♦ Insights from previous scenarios to help interpret results and avoid repeating mistakes
♦ Standard practices and playbooks that drive consistent approaches
♦ Access to relevant expertise so they can validate insights and make better decisions (apqc.org/resource-library/resource/understanding-expertise-location-0)
When knowledge is embedded in these ways, employees are better equipped to draw insight from data and to use that insight to make better decisions.
AI Is Only as Effective as the Knowledge Behind It
Imagine a different scenario: An HR operations manager uses an AI assistant to interpret updated labor regulations related to overtime and scheduling. The system provides a clear recommendation, but it’s based on outdated guidance. Relying on that recommendation, the manager implements a new scheduling approach across the team.

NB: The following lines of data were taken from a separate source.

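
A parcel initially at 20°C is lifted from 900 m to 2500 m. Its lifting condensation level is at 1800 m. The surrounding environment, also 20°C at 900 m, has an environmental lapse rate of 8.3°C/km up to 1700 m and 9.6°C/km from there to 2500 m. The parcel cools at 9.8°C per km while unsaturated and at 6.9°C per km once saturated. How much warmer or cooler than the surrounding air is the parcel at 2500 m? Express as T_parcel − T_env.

Parcel:
  From 900 m to 1800 m (dry): cools by 9.8 × 0.9 = 8.82°C, giving 11.18°C.
  From 1800 m to 2500 m (saturated): cools by 6.9 × 0.7 = 4.83°C, giving 6.35°C.
Environment:
  From 900 m to 1700 m (environment, lower layer): cools by 8.3 × 0.8 = 6.64°C, giving 13.36°C.
  From 1700 m to 2500 m (environment, upper layer): cools by 9.6 × 0.8 = 7.68°C, giving 5.68°C.
T_parcel − T_env = 6.35 − 5.68 = +0.67°C

+0.67°C (parcel warmer than environment)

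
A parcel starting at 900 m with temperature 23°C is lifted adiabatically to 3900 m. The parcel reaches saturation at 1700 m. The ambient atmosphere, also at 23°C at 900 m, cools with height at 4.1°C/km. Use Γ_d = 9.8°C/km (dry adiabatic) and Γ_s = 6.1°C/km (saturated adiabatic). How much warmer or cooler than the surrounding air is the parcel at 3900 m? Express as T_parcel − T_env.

Parcel:
  Dry to 1700 m: -9.8 × 0.8 km = -7.84°C, so T = 15.16°C.
  Saturated to 3900 m: -6.1 × 2.2 km = -13.42°C, so T = 1.74°C.
Environment:
  Environment to 3900 m: -4.1 × 3 km = -12.3°C, so T = 10.7°C.
T_parcel − T_env = 1.74 − 10.7 = -8.96°C

-8.96°C (parcel cooler than environment)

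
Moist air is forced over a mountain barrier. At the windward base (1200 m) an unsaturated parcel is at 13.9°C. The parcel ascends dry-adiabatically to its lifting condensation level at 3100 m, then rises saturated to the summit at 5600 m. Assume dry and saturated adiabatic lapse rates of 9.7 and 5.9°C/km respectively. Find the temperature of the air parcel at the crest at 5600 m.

-19.28°C

1200 → 3100 m (dry, 9.7°C/km): ΔT = -9.7 × 1.9 = -18.43°C → T = -4.53°C
3100 → 5600 m (saturated, 5.9°C/km): ΔT = -5.9 × 2.5 = -14.75°C → T = -19.28°C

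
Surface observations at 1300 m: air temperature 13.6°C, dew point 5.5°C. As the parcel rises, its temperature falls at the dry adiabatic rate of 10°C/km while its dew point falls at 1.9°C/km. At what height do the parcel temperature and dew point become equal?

2300 m

T and T_d converge at 10 − 1.9 = 8.1°C per km
Height above start = (13.6 − 5.5) / 8.1 = 1 km
LCL altitude = 1300 m + 1000 m = 2300 m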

The issue surfaces during an audit, where the organization discovers it is out of compliance. Correcting the problem means reconstructing records and adjusting payroll; the organization may even face financial penalties. Meanwhile, trust in the AI assistant evaporates across the team, undermining the value it was meant to deliver in the first place.

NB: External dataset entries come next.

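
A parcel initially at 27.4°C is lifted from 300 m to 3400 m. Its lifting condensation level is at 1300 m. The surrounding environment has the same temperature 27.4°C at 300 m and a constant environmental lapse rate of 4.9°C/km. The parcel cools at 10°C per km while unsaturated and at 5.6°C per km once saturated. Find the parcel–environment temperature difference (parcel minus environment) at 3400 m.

Parcel:
  From 300 m to 1300 m (dry): cools by 10 × 1 = 10°C, giving 17.4°C.
  From 1300 m to 3400 m (saturated): cools by 5.6 × 2.1 = 11.76°C, giving 5.64°C.
Environment:
  From 300 m to 3400 m (environment): cools by 4.9 × 3.1 = 15.19°C, giving 12.21°C.
T_parcel − T_env = 5.64 − 12.21 = -6.57°C

-6.57°C (parcel cooler than environment)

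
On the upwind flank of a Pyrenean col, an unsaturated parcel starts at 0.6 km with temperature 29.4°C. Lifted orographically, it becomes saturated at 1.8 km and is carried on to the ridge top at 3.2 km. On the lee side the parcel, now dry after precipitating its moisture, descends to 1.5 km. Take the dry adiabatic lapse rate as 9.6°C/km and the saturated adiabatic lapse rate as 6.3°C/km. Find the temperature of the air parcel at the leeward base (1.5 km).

25.38°C

From 600 m to 1800 m (dry): cools by 9.6 × 1.2 = 11.52°C, giving 17.88°C.
From 1800 m to 3200 m (saturated): cools by 6.3 × 1.4 = 8.82°C, giving 9.06°C.
From 3200 m to 1500 m (dry descent): warms by 9.6 × 1.7 = 16.32°C, giving 25.38°C.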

Scenarios such as this are far more likely when the content and knowledge supporting AI is incomplete, outdated, or poorly governed. Here are some of the common challenges within these environments:
♦ Concerns about whether AI-generated outputs can be trusted
♦ Inconsistent or incomplete data that limits the effectiveness of AI-generated insights
♦ Unclear use cases that make it difficult to apply AI in daily work
KM helps address these challenges by ensuring that the content and knowledge used by AI systems are curated, connected, and governed. It uses structured approaches to establish trusted knowledge sources, incorporate expert validation, maintain content quality across time, and retire outdated content.